Turin, September 10, 2022
Dearest Orson Welles,
I am writing to you from the future.
You know, the ambitious Mr. Kane of your film Citizen Kane has endeared himself to me.
Isn't his abode, a fortress to accommodate both the magnificent and the lonely, Candalù, a way to get closer to what he has lost, namely the childhood he never really had?
Who knows why what is lost always seems to have so much value, who knows if this childhood so often called into question is really the place of unbridled freedom we like to imagine.
Marco Polo named his remote homeland Giandu, from Xanadu, or Shàngdū.
Is it from there that he took the cue to name like that his protagonist's refuge? Did he want to tell of a remote, perhaps somewhat mystical place to which one can never return except with one's mind?
Wiame, Umberto, Camilla, are 13 years old.
In imagining an exhibition made by them, perhaps I was also looking for my own Candalù, a way to get away from my superstructures, to give other languages a chance to exist.
"Why do we feel uncomfortable in art spaces? What is art?" I could not answer all the questions with absolute certainty, but then again, I think this experiment would not have been possible if we had not allowed room for doubts without too much fear.
It was this freedom that guided us in a process that was so, in its own way, risky and a bit crazy, because it was collective at every stage, from the set-up, to the choice of the materials and the languages to be used.
A process that makes a mockery of hierarchies and authorities and trusts in chance, asking three people born in 2009 with no pretense of being artists or becoming artists in the future, to give all of themselves to make an art exhibition.
Orti Generali helped us a lot.
From their bamboo huts, Camilla, Wiame and Umberto searched the wildest part of the gardens for traces left behind by a world that did not yet exist. The finds, at first meaningless, slowly gave shape to XANADU', KANAGAROO and SANDALU', puzzles whose exterior became an augmented reality: the revelation of an interiority discovered along the way.
The huts, built by them with the help of Alfio, an ortolan and expert in outdoor architectures, have become exploratory bases in which to listen to the sounds around us, sharpen our senses, trust the unknown and what you do not yet know. The result was perhaps an exploratory manual, perhaps an artist's book; perhaps simply the memories of the days spent together, to be filled in future days.

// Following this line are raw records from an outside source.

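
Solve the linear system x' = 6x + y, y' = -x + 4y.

Coefficient matrix A = [[6, 1], [-1, 4]].
Characteristic polynomial det(A - λI) = λ^2 - 10λ + 25 = 0.
Single eigenvalue λ = 5 with algebraic multiplicity 2.
Eigenvector v = (-1,1); generalized eigenvector w with (A-λI)w=v is (-3,2).
General solution: e^(5t)[C_1·v + C_2·(t·v + w)].

x(t) = -C_1e^(5t) - C_2te^(5t) - 3C_2e^(5t), y(t) = C_1e^(5t) + C_2te^(5t) + 2C_2e^(5t)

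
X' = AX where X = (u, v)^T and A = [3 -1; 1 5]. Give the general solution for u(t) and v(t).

u(t) = c_1e^(4t) + c_2te^(4t), v(t) = -c_1e^(4t) - c_2te^(4t) - c_2e^(4t)

Coefficient matrix A = [[3, -1], [1, 5]].
Characteristic polynomial det(A - λI) = λ^2 - 8λ + 16 = 0.
Single eigenvalue λ = 4 with algebraic multiplicity 2.
Eigenvector v = (1,-1); generalized eigenvector w with (A-λI)w=v is (0,-1).
General solution: e^(4t)[c_1·v + c_2·(t·v + w)].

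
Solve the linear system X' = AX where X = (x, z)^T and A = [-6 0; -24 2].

x(t) = -K_1e^(-6t), z(t) = -3K_1e^(-6t) + K_2e^(2t)

Coefficient matrix A = [[-6, 0], [-24, 2]].
Characteristic polynomial det(A - λI) = λ^2 + 4λ - 12 = 0.
Eigenvalues λ = -6, 2.
For λ=-6: (A-λI) row 2 is [-24, 8], so an eigenvector is (-1, -3).
For λ=2: (A-λI) row 1 is [-8, 0], so an eigenvector is (0, 1).
General solution: K_1e^(-6t)(-1,-3) + K_2e^(2t)(0,1).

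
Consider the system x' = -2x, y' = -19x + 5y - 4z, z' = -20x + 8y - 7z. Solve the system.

Coefficient matrix A = [[-2, 0, 0], [-19, 5, -4], [-20, 8, -7]].
det(A - λI) = 0 gives eigenvalues λ = -2, -3, 1.
For λ=-2: eigenvector (1,5,4).
For λ=-3: eigenvector (0,-1,-2).
For λ=1: eigenvector (0,1,1).
General solution: C_1e^(-2t)(1,5,4) + C_2e^(-3t)(0,-1,-2) + C_3e^(t)(0,1,1).

x(t) = C_1e^(-2t), y(t) = 5C_1e^(-2t) - C_2e^(-3t) + C_3e^(t), z(t) = 4C_1e^(-2t) - 2C_2e^(-3t) + C_3e^(t)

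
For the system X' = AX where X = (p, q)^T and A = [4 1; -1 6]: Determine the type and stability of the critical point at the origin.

A = [[4,1],[-1,6]]; det(A-λI) = λ^2 - 10λ + 25.
repeated λ = 5 with a single eigenvector.

unstable improper node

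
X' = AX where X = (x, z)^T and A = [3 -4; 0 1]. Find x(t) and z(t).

Coefficient matrix A = [[3, -4], [0, 1]].
Characteristic polynomial det(A - λI) = λ^2 - 4λ + 3 = 0.
Eigenvalues λ = 1, 3.
For λ=1: (A-λI) row 1 is [2, -4], so an eigenvector is (-2, -1).
For λ=3: (A-λI) row 1 is [0, -4], so an eigenvector is (1, 0).
General solution: c_1e^(t)(-2,-1) + c_2e^(3t)(1,0).

x(t) = -2c_1e^(t) + c_2e^(3t), z(t) = -c_1e^(t)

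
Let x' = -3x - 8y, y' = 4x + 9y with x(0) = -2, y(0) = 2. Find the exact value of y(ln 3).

486

A = [[-3,-8],[4,9]]; eigenvalues λ = 1, 5.
Eigenvectors: (-2,1) for λ=1, (-1,1) for λ=5.
From the initial condition, c_1 = 0, c_2 = 2.
y(ln 3) = (0)(3^1)(1) + (2)(3^5)(1) = 486.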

Bringing everything back to Almanac was perhaps the hardest part: what is worth sharing? What can be art and what not? Do we write the last names in the press release? Are we artists just because we had an exhibition? What is a video shot by five different hands?
Finally, are the photographs taken by me too much? I chose three images where each of them was the protagonist, to not create any disparity. But Camilla, Umberto, and Wiame had a much clearer idea of the set-up than me: they chose the images in which the latent and liberating forces of new postures were perceived, in which the body spoke better than we did and told the story of the last half hour spent in the spaces of Orti Alti.
I hope, in all sincerity, that you will at least have some fun when you come to visit our exhibition, dear Mr. Welles. Have we succeeded in bringing different systems of thought together for a common purpose? I admit I haven't figured it out yet, but I confide to you that it was very liberating to forget authorship and to welcome even that which has no form as something valuable.
Perhaps you will understand me, perhaps you also tried to do something similar when you announced the arrival of the UFOs on the radio, instead of one of the usual interviews.